Non-obedient patient and overconfident doctor

  • Posted on: September 10, 2020

Sanat had a long history of diabetes and hypertension – considered as lifestyle diseases. He was well known to his general practitioner (GP) as he often visited him for treatment.

During one of the visits, Sanat complained of cough and cold along with intermittent fever. The GP prescribed some medicines, but to no avail. An X-ray was advised, which reported cyst in left pericardial region. This back and forth of doctor visits and new prescriptions continued for some years!

The GP, kept on changing line of treatment for some reasons, and even prescribed anti-TB drugs! Sanat’s condition worsened and he approached a hospital where the respiratory medicine specialist diagnosed him as a severe case of cough and fever since fifteen years. Earlier report of cyst in pericardial region was also confirmed.

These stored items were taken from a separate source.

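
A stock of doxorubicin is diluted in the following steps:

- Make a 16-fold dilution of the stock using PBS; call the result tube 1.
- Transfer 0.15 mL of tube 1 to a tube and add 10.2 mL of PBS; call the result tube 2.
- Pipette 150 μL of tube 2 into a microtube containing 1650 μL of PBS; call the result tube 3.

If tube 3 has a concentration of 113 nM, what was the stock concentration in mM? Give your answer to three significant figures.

1.50 mM

Step 1: 16-fold → factor 16
Step 2: 0.15 mL + 10.2 mL = 10.35 mL total → factor 10.35/0.15 = 69
Step 3: 150 μL + 1650 μL = 1800 μL total → factor 1800/150 = 12
Overall dilution factor = 16 × 69 × 12 = 13248
Stock = 113 nM × 13248 = 1.497 × 10^6 nM = 1.50 mM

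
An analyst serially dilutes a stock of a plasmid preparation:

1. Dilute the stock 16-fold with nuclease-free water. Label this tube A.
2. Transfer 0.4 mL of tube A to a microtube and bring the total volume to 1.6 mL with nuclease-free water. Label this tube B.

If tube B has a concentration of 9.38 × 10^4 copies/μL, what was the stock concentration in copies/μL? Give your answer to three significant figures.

Step 1: 16-fold → factor 16
Step 2: 0.4 mL brought to 1.6 mL → factor 1.6/0.4 = 4
Overall dilution factor = 16 × 4 = 64
Stock = 9.38 × 10^4 copies/μL × 64 = 6.00 × 10^6 copies/μL

6.00 × 10^6 copies/μL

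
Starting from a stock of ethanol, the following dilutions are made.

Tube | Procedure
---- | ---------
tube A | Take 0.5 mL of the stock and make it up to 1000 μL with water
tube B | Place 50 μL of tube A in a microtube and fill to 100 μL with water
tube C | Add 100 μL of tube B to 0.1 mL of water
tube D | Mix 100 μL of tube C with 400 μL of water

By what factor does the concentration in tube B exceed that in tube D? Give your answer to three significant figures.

10.0

Step 1: 0.5 mL brought to 1000 μL → factor 1/0.5 = 2
Step 2: 50 μL brought to 100 μL → factor 100/50 = 2
Step 3: 100 μL + 0.1 mL = 200 μL total → factor 200/100 = 2
Step 4: 100 μL + 400 μL = 500 μL total → factor 500/100 = 5
Dilution factor to tube B = 4; to tube D = 40
[tube B]/[tube D] = (factor to tube D)/(factor to tube B) = 40/4 = 10.0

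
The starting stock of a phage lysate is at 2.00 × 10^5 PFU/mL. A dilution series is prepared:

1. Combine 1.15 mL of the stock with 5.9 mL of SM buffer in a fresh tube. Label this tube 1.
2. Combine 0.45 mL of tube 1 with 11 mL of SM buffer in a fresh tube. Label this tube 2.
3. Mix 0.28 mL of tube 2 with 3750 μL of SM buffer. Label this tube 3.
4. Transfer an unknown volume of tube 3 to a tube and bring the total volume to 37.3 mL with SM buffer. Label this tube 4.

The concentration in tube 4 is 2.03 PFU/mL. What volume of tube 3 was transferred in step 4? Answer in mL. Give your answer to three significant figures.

Step 1: 1.15 mL + 5.9 mL = 7.05 mL total → factor 7.05/1.15 = 6.1304
Step 2: 0.45 mL + 11 mL = 11.45 mL total → factor 11.45/0.45 = 25.444
Step 3: 0.28 mL + 3750 μL = 4.03 mL total → factor 4.03/0.28 = 14.393
Step 4: v brought to 37.3 mL → factor = 37.3 mL/v
Product of known-step factors = 2245.1
Overall factor = 2.00 × 10^5 PFU/mL / (2.03 PFU/mL) = 98522
Step-4 factor = 98522 / 2245.1 = 43.884
v = 37.3 mL / 43.884 = 0.850 mL

0.850 mL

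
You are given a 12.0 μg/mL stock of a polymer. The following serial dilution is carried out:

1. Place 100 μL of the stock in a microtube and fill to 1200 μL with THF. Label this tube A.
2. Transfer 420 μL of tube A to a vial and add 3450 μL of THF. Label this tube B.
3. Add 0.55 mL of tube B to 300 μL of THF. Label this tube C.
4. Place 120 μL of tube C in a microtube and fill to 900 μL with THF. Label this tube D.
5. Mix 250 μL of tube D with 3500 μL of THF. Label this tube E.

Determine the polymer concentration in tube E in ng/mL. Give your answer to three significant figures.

0.624 ng/mL

Step 1: 100 μL brought to 1200 μL → factor 1200/100 = 12
Step 2: 420 μL + 3450 μL = 3870 μL total → factor 3870/420 = 9.2143
Step 3: 0.55 mL + 300 μL = 0.85 mL total → factor 0.85/0.55 = 1.5455
Step 4: 120 μL brought to 900 μL → factor 900/120 = 7.5
Step 5: 250 μL + 3500 μL = 3750 μL total → factor 3750/250 = 15
Overall dilution factor = 12 × 9.2143 × 1.5455 × 7.5 × 15 = 19224
Final = 12.0 μg/mL / 19224 = 0.0006242 μg/mL = 0.624 ng/mL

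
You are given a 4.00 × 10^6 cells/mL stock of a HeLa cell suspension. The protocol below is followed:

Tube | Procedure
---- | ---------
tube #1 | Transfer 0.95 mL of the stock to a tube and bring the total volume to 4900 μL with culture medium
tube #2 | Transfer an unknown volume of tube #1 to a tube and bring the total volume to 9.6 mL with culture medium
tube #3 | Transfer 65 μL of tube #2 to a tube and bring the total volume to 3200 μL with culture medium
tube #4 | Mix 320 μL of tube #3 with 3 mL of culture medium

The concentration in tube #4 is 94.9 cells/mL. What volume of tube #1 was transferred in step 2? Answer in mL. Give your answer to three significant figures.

0.600 mL

Step 1: 0.95 mL brought to 4900 μL → factor 4.9/0.95 = 5.1579
Step 2: v brought to 9.6 mL → factor = 9.6 mL/v
Step 3: 65 μL brought to 3200 μL → factor 3200/65 = 49.231
Step 4: 320 μL + 3 mL = 3320 μL total → factor 3320/320 = 10.375
Product of known-step factors = 2634.5
Overall factor = 4.00 × 10^6 cells/mL / (94.9 cells/mL) = 42150
Step-2 factor = 42150 / 2634.5 = 15.999
v = 9.6 mL / 15.999 = 0.600 mL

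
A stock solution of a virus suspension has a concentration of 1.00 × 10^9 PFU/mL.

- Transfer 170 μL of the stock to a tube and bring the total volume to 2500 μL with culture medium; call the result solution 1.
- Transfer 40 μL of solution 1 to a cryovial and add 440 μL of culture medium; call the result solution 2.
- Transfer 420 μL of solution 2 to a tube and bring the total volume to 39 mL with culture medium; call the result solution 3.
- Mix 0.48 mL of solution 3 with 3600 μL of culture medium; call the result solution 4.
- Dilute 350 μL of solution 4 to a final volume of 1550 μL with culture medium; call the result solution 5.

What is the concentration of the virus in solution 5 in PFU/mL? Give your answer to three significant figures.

Step 1: 170 μL brought to 2500 μL → factor 2500/170 = 14.706
Step 2: 40 μL + 440 μL = 480 μL total → factor 480/40 = 12
Step 3: 420 μL brought to 39 mL → factor 39000/420 = 92.857
Step 4: 0.48 mL + 3600 μL = 4.08 mL total → factor 4.08/0.48 = 8.5
Step 5: 350 μL brought to 1550 μL → factor 1550/350 = 4.4286
Overall dilution factor = 14.706 × 12 × 92.857 × 8.5 × 4.4286 = 6.1684 × 10^5
Final = 1.00 × 10^9 PFU/mL / 6.1684 × 10^5 = 1.62 × 10^3 PFU/mL

1.62 × 10^3 PFU/mL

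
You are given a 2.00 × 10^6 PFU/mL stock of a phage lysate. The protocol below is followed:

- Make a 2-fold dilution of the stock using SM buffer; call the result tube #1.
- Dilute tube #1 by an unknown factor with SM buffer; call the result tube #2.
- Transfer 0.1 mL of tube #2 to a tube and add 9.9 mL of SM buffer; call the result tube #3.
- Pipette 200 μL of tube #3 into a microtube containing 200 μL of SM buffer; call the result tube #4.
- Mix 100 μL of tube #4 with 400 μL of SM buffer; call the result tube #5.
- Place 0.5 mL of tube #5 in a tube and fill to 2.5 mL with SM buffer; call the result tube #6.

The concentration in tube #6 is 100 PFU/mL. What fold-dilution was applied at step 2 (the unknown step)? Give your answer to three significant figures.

Step 1: 2-fold → factor 2
Step 2: unknown factor x
Step 3: 0.1 mL + 9.9 mL = 10 mL total → factor 10/0.1 = 100
Step 4: 200 μL + 200 μL = 400 μL total → factor 400/200 = 2
Step 5: 100 μL + 400 μL = 500 μL total → factor 500/100 = 5
Step 6: 0.5 mL brought to 2.5 mL → factor 2.5/0.5 = 5
Product of known-step factors = 10000
Overall factor = 2.00 × 10^6 PFU/mL / (100 PFU/mL) = 20000
x = 20000 / 10000 = 2.00

2.00-fold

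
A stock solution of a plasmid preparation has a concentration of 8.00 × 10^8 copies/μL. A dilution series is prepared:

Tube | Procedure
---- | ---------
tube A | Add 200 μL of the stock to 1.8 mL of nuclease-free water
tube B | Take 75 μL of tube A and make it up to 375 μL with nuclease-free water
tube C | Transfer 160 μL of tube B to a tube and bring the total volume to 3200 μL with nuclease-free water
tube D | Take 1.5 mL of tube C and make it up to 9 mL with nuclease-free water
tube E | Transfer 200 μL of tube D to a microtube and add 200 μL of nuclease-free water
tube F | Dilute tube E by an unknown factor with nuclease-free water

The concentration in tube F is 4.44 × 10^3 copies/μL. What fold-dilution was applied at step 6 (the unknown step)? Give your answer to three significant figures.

15.0-fold

Step 1: 200 μL + 1.8 mL = 2000 μL total → factor 2000/200 = 10
Step 2: 75 μL brought to 375 μL → factor 375/75 = 5
Step 3: 160 μL brought to 3200 μL → factor 3200/160 = 20
Step 4: 1.5 mL brought to 9 mL → factor 9/1.5 = 6
Step 5: 200 μL + 200 μL = 400 μL total → factor 400/200 = 2
Step 6: unknown factor x
Product of known-step factors = 12000
Overall factor = 8.00 × 10^8 copies/μL / (4.44 × 10^3 copies/μL) = 1.8018 × 10^5
x = 1.8018 × 10^5 / 12000 = 15.0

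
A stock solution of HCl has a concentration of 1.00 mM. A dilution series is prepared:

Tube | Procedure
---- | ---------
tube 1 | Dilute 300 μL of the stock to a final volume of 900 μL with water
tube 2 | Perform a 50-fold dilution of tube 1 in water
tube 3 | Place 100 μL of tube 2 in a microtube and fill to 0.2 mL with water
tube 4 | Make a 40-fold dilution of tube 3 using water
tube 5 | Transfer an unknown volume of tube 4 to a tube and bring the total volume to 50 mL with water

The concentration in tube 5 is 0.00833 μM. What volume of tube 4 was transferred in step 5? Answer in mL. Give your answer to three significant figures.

5.00 mL

Step 1: 300 μL brought to 900 μL → factor 900/300 = 3
Step 2: 50-fold → factor 50
Step 3: 100 μL brought to 0.2 mL → factor 200/100 = 2
Step 4: 40-fold → factor 40
Step 5: v brought to 50 mL → factor = 50 mL/v
Product of known-step factors = 12000
Overall factor = 1.00 mM / (0.00833 μM) = 1.2005 × 10^5
Step-5 factor = 1.2005 × 10^5 / 12000 = 10.004
v = 50 mL / 10.004 = 5.00 mL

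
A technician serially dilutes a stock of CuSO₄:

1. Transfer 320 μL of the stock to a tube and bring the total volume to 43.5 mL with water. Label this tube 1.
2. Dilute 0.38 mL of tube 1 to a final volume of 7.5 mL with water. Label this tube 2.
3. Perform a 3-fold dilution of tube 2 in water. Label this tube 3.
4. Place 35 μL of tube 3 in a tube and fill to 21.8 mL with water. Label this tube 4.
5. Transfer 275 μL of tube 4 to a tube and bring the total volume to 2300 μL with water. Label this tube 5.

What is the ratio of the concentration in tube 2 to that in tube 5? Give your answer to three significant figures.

1.56 × 10^4

Step 1: 320 μL brought to 43.5 mL → factor 43500/320 = 135.94
Step 2: 0.38 mL brought to 7.5 mL → factor 7.5/0.38 = 19.737
Step 3: 3-fold → factor 3
Step 4: 35 μL brought to 21.8 mL → factor 21800/35 = 622.86
Step 5: 275 μL brought to 2300 μL → factor 2300/275 = 8.3636
Dilution factor to tube 2 = 2683; to tube 5 = 4.193 × 10^7
[tube 2]/[tube 5] = (factor to tube 5)/(factor to tube 2) = 4.193 × 10^7/2683 = 1.56 × 10^4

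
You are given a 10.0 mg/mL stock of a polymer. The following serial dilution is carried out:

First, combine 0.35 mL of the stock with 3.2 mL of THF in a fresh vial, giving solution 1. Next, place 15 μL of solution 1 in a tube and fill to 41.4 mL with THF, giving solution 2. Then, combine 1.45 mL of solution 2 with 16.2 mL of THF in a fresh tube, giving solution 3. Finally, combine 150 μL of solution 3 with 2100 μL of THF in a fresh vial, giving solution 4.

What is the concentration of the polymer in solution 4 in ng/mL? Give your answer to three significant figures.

1.96 ng/mL

Step 1: 0.35 mL + 3.2 mL = 3.55 mL total → factor 3.55/0.35 = 10.143
Step 2: 15 μL brought to 41.4 mL → factor 41400/15 = 2760
Step 3: 1.45 mL + 16.2 mL = 17.65 mL total → factor 17.65/1.45 = 12.172
Step 4: 150 μL + 2100 μL = 2250 μL total → factor 2250/150 = 15
Overall dilution factor = 10.143 × 2760 × 12.172 × 15 = 5.1114 × 10^6
Final = 10.0 mg/mL / 5.1114 × 10^6 = 1.956 × 10^-6 mg/mL = 1.96 ng/mL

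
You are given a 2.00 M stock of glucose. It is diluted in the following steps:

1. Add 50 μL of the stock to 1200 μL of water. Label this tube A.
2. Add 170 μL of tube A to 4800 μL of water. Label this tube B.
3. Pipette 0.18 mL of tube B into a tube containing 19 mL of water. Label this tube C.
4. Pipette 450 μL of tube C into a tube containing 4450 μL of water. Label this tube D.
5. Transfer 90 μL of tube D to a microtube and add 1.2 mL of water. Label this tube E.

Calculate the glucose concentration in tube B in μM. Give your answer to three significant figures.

2.74 × 10^3 μM

Step 1: 50 μL + 1200 μL = 1250 μL total → factor 1250/50 = 25
Step 2: 170 μL + 4800 μL = 4970 μL total → factor 4970/170 = 29.235
Dilution factor through tube B = 25 × 29.235 = 730.88
[tube B] = 2.00 M / 730.88 = 0.002736 M = 2.74 × 10^3 μM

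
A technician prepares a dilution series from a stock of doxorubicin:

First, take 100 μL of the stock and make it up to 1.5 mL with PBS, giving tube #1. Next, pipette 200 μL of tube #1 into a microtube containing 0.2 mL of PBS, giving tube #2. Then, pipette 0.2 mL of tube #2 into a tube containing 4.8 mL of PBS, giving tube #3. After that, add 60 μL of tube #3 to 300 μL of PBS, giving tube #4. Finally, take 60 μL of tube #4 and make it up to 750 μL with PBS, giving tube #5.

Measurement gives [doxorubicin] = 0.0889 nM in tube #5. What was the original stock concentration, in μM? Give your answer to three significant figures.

5.00 μM

Step 1: 100 μL brought to 1.5 mL → factor 1500/100 = 15
Step 2: 200 μL + 0.2 mL = 400 μL total → factor 400/200 = 2
Step 3: 0.2 mL + 4.8 mL = 5 mL total → factor 5/0.2 = 25
Step 4: 60 μL + 300 μL = 360 μL total → factor 360/60 = 6
Step 5: 60 μL brought to 750 μL → factor 750/60 = 12.5
Overall dilution factor = 15 × 2 × 25 × 6 × 12.5 = 56250
Stock = 0.0889 nM × 56250 = 5001 nM = 5.00 μM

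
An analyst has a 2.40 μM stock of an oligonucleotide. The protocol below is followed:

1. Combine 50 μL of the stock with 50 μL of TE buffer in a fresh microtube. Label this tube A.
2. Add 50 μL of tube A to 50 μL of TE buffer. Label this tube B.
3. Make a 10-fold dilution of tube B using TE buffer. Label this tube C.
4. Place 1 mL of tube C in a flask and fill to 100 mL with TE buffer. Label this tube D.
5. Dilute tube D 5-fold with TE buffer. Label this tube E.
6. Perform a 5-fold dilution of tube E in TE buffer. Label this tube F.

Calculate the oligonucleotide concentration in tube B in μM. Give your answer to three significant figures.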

A surgery was performed at this hospital after which Sanat recovered.

What a miracle, thought Sanat. But memories of frequent visits at the doctor’s clinic returned soon. He sued the GP and alleged that the doctor simply kept changing medicines for years, and finally advised anti-TB drugs without performing any tests.

The GP, in his honest defence, stated that the patient was very irregular. He never turned up for follow up visits and always came when things went wrong. He was advised to test blood sugar every month and show reports, but never complied. Patient’s indiscipline was the root cause behind his prolonged suffering, I haven’t done anything wrong, concluded the visibly perplexed GP.

The Commission agreed that the patient did not comply with doctor’s advice on many occasions, but clearly saw where the doctor went wrong. From the long list of prescriptions and medical records, it was observed that the doctor was wrong on two counts. Firstly, he prescribed anti-TB medicines without actually confirming presence of TB. And secondly, he was not a specialist to treat patients who had cyst in pericardial region.

Prescribing drugs without confirming an ailment and treating without requisite skills were the doctor’s mistakes, and he was held negligent.